WASHINGTON (Reuters) - A year after Islamic State declared a caliphate on territory seized in Iraq and Syria, the al Qaeda splinter group faces military pressure from a U.S.-led coalition but remains a potent force holding key cities, the Pentagon said on Monday.

Army Colonel Steve Warren, a Defense Department spokesman, said the militant group has lost a quarter of the land it controlled at the height of its expansion and has broken and run on several occasions in northern Syria in the face of an offensive by Kurdish-led forces.

But Islamic State militants still control the Iraqi city of Mosul, where leader Abu Bakr al-Baghdadi appeared last July to declare himself the head of the new caliphate, which had been proclaimed on June 29, 2014. The group recently captured the key Sunni city of Ramadi, the capital of Iraq's vast western province of Anbar.

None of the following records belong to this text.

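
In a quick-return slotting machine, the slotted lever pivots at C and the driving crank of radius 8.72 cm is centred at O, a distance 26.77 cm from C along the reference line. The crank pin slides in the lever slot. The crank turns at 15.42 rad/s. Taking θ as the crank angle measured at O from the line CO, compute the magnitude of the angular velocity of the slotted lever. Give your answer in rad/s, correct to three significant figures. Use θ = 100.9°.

ω = 15.42 rad/s
Crank pin A relative to C: A = (d + r cosθ, r sinθ); lever angle φ = atan2(r sinθ, d + r cosθ).
Differentiating tanφ: φ̇ = rω(d cosθ + r)/(d² + r² + 2dr cosθ).
d² + r² + 2dr cosθ = |CA|² = 0.0704389 m²;  d cosθ + r = +0.036579 m.
|ω_lever| = |0.0872·15.42·+0.036579| / 0.0704389 = 0.69827 rad/s.

0.698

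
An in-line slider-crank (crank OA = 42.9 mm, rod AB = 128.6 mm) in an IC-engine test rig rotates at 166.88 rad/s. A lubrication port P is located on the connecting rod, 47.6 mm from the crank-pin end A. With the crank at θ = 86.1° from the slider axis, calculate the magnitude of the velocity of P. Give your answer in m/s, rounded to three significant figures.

ω = 166.9 rad/s.  Crank-pin speed |V_A| = rω = 7.1592 m/s, perpendicular to OA.
Rod angle: sinφ = −(r/L) sinθ ⇒ φ = -19.440°; ω_rod = −rω cosθ/√(L²−r²sin²θ) = -4.0153 rad/s.
V_P = V_A + ω_rod × AP, with AP = 0.0476 m along the rod.
Components: V_Px = −rω sinθ − a·ω_rod·sinφ = -7.2062 m/s;  V_Py = rω cosθ + a·ω_rod·cosφ = +0.3067 m/s.
|V_P| = √(V_Px² + V_Py²) = 7.2127 m/s.

7.21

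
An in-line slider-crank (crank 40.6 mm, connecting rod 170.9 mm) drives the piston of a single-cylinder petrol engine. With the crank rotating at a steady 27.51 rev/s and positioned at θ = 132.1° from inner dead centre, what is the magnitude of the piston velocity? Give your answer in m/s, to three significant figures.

ω = 2π·27.5 = 172.9 rad/s
For an in-line slider-crank, x = r cosθ + √(L² − r² sin²θ), so v = −rω sinθ·[1 + r cosθ/√(L² − r² sin²θ)].
With r = 0.0406 m, L = 0.1709 m, θ = 132.1°: √(L² − r² sin²θ) = 0.16822 m.
v = −0.0406·172.9·0.74198·[1 + 0.0406·-0.67043/0.16822] = -4.3645 m/s.
|v| = 4.3645 m/s.

4.36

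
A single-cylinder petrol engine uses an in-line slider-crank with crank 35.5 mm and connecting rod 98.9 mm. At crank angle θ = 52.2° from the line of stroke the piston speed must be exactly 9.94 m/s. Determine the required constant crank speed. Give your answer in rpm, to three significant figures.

For an in-line slider-crank, |v_piston| = rω|sinθ|·[1 + r cosθ/√(L² − r² sin²θ)].
With r = 0.0355 m, L = 0.0989 m, θ = 52.2°: the bracketed kinematic factor |dx/dθ| = 0.034486 m.
ω = v/|dx/dθ| = 9.94/0.034486 = 288.23 rad/s.
N = 60ω/(2π) = 2752.4 rpm.

2750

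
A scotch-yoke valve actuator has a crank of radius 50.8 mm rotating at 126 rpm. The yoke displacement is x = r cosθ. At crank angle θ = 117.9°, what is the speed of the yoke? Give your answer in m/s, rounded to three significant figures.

0.592

ω = 13.19 rad/s (from 126 rpm).
x = r cosθ ⇒ ẋ = −rω sinθ.
|v| = rω|sinθ| = 0.0508·13.19·|sin 117.9°| = 0.59238 m/s.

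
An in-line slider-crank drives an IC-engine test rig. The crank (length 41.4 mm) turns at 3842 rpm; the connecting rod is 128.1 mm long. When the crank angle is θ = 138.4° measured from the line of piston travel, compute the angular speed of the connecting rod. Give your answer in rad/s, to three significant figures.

99.6

ω = 402.3 rad/s (converted from 3842 rpm).
The rod makes angle φ with the slider axis where L sinφ = r sinθ; differentiating, L cosφ·φ̇ = r ω cosθ.
L cosφ = √(L² − r² sin²θ) = 0.12512 m.
|ω_rod| = r ω |cosθ| / √(L² − r² sin²θ) = 0.0414·402.3·0.74780/0.12512 = 99.554 rad/s.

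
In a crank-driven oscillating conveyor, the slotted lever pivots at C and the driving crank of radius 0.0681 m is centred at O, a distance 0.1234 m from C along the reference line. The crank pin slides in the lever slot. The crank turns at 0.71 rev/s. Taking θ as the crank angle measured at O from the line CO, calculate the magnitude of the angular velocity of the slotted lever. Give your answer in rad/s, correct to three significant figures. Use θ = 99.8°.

0.841

ω = 4.461 rad/s (from 0.71 rev/s).
Crank pin A relative to C: A = (d + r cosθ, r sinθ); lever angle φ = atan2(r sinθ, d + r cosθ).
Differentiating tanφ: φ̇ = rω(d cosθ + r)/(d² + r² + 2dr cosθ).
d² + r² + 2dr cosθ = |CA|² = 0.0170044 m²;  d cosθ + r = +0.047096 m.
|ω_lever| = |0.0681·4.461·+0.047096| / 0.0170044 = 0.84141 rad/s.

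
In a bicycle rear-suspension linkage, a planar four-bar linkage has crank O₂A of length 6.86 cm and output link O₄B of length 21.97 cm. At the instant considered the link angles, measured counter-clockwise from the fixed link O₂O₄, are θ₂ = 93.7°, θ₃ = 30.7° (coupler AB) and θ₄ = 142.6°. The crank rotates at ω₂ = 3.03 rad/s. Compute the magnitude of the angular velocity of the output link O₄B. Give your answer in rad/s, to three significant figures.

0.909

ω₂ = 3.03 rad/s
Differentiating the loop-closure r₂e^{iθ₂}+r₃e^{iθ₃}=r₁+r₄e^{iθ₄} gives r₂ω₂e^{iθ₂}+r₃ω₃e^{iθ₃}=r₄ω₄e^{iθ₄}.
Eliminating the other unknown: ω₄ = r₂ω₂ sin(θ₂−θ₃) / [r₄ sin(θ₄−θ₃)].
Numerator sine = +0.89101; denominator sine = +0.92784.
Result = 0.0686·3.03·(+0.89101) / (0.2197·(+0.92784)) = +0.90854 rad/s; magnitude 0.90854 rad/s.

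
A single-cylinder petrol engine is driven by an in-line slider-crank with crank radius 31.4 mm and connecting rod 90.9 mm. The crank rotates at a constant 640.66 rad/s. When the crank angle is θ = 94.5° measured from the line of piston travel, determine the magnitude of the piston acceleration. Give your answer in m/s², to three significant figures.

ω = 640.7 rad/s
x(θ) = r cosθ + √(L² − r² sin²θ); with ω constant, a = ω²·d²x/dθ².
d²x/dθ² = −r cosθ − r²(cos2θ)/√u − r⁴ sin²2θ/(4u^{3/2}),  u = L² − r² sin²θ = 0.00728292 m².
Substituting r = 0.0314 m, L = 0.0909 m, θ = 94.5°: d²x/dθ² = +0.013865 m.
a = ω²·d²x/dθ² = (640.7)²·(+0.013865) = +5690.9 m/s²;  |a| = 5690.9 m/s².

5690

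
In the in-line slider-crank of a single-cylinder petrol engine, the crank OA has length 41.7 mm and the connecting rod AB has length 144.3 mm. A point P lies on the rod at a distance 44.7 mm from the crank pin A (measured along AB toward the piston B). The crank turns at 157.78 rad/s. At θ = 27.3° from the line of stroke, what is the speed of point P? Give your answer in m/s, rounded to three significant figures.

ω = 157.8 rad/s.  Crank-pin speed |V_A| = rω = 6.5794 m/s, perpendicular to OA.
Rod angle: sinφ = −(r/L) sinθ ⇒ φ = -7.616°; ω_rod = −rω cosθ/√(L²−r²sin²θ) = -40.878 rad/s.
V_P = V_A + ω_rod × AP, with AP = 0.0447 m along the rod.
Components: V_Px = −rω sinθ − a·ω_rod·sinφ = -3.2598 m/s;  V_Py = rω cosθ + a·ω_rod·cosφ = +4.0355 m/s.
|V_P| = √(V_Px² + V_Py²) = 5.1876 m/s.

5.19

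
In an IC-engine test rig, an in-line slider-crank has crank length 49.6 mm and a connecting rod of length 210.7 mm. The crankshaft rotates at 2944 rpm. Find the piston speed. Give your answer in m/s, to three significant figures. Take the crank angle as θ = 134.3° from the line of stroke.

ω = 2π·2944/60 = 308.3 rad/s
For an in-line slider-crank, x = r cosθ + √(L² − r² sin²θ), so v = −rω sinθ·[1 + r cosθ/√(L² − r² sin²θ)].
With r = 0.0496 m, L = 0.2107 m, θ = 134.3°: √(L² − r² sin²θ) = 0.20769 m.
v = −0.0496·308.3·0.71569·[1 + 0.0496·-0.69842/0.20769] = -9.1186 m/s.
|v| = 9.1186 m/s.

9.12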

"It's a tough fight. We said a year ago that we expected this fight to expel ISIL from Iraq to be a fight that takes years, with an 's'. Years," Warren said, using an alternate acronym for the extremist group.

"ISIL has lost well over 25 percent of the territory that they held at the height of their incursion into Iraq. We have destroyed thousands of pieces of equipment," he added. "We believe that we are having impact."

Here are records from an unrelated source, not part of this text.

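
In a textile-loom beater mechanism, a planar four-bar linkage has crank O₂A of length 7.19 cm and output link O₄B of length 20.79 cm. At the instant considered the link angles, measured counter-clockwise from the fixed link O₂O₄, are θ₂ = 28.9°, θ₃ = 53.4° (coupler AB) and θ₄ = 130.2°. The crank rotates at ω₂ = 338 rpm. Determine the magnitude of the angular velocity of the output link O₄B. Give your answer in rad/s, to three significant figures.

ω₂ = 35.4 rad/s (from 338 rpm).
Differentiating the loop-closure r₂e^{iθ₂}+r₃e^{iθ₃}=r₁+r₄e^{iθ₄} gives r₂ω₂e^{iθ₂}+r₃ω₃e^{iθ₃}=r₄ω₄e^{iθ₄}.
Eliminating the other unknown: ω₄ = r₂ω₂ sin(θ₂−θ₃) / [r₄ sin(θ₄−θ₃)].
Numerator sine = -0.41469; denominator sine = +0.97358.
Result = 0.0719·35.4·(-0.41469) / (0.2079·(+0.97358)) = -5.2141 rad/s; magnitude 5.2141 rad/s.

5.21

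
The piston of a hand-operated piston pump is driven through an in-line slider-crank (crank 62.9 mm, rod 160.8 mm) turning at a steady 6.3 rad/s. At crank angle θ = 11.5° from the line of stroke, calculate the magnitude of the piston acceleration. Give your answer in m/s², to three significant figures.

ω = 6.3 rad/s
x(θ) = r cosθ + √(L² − r² sin²θ); with ω constant, a = ω²·d²x/dθ².
d²x/dθ² = −r cosθ − r²(cos2θ)/√u − r⁴ sin²2θ/(4u^{3/2}),  u = L² − r² sin²θ = 0.0256994 m².
Substituting r = 0.0629 m, L = 0.1608 m, θ = 11.5°: d²x/dθ² = -0.0845 m.
a = ω²·d²x/dθ² = (6.3)²·(-0.0845) = -3.3538 m/s²;  |a| = 3.3538 m/s².

3.35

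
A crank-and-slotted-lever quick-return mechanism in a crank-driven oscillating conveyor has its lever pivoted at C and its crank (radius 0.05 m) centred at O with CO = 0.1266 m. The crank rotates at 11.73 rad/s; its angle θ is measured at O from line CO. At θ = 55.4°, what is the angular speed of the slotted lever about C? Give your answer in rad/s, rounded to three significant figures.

2.78

ω = 11.73 rad/s
Crank pin A relative to C: A = (d + r cosθ, r sinθ); lever angle φ = atan2(r sinθ, d + r cosθ).
Differentiating tanφ: φ̇ = rω(d cosθ + r)/(d² + r² + 2dr cosθ).
d² + r² + 2dr cosθ = |CA|² = 0.0257165 m²;  d cosθ + r = +0.12189 m.
|ω_lever| = |0.05·11.73·+0.12189| / 0.0257165 = 2.7799 rad/s.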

But he also noted the group is still capable of mustering enough combat power to create the kind of destructive havoc seen last week in the Syrian city of Kobani, where hundreds of civilians were killed by vehicle bombs or shot.

Warren described the Kobani attack as a "limited incursion," noting the militants had been "beaten out of there" by local forces and U.S.-led air strikes.

He also said anti-ISIL forces had established an unbroken line, running near the Turkish border from the Iraqi frontier to just west of Kobani, a stretch of nearly 250 miles (400 km).

When the assault on Kobani occurred, anti-ISIL and coalition forces were focused on strengthening that line near the town of Tel Abyad in order to cut off the flow of foreign fighters and supplies slipping across the border from Turkey.

"That is obviously an indicator that ISIL is still able to ... conduct attacks. But the fact that they were so rapidly beaten out of there says ISIL isn't as powerful as they would like you to believe," Warren added.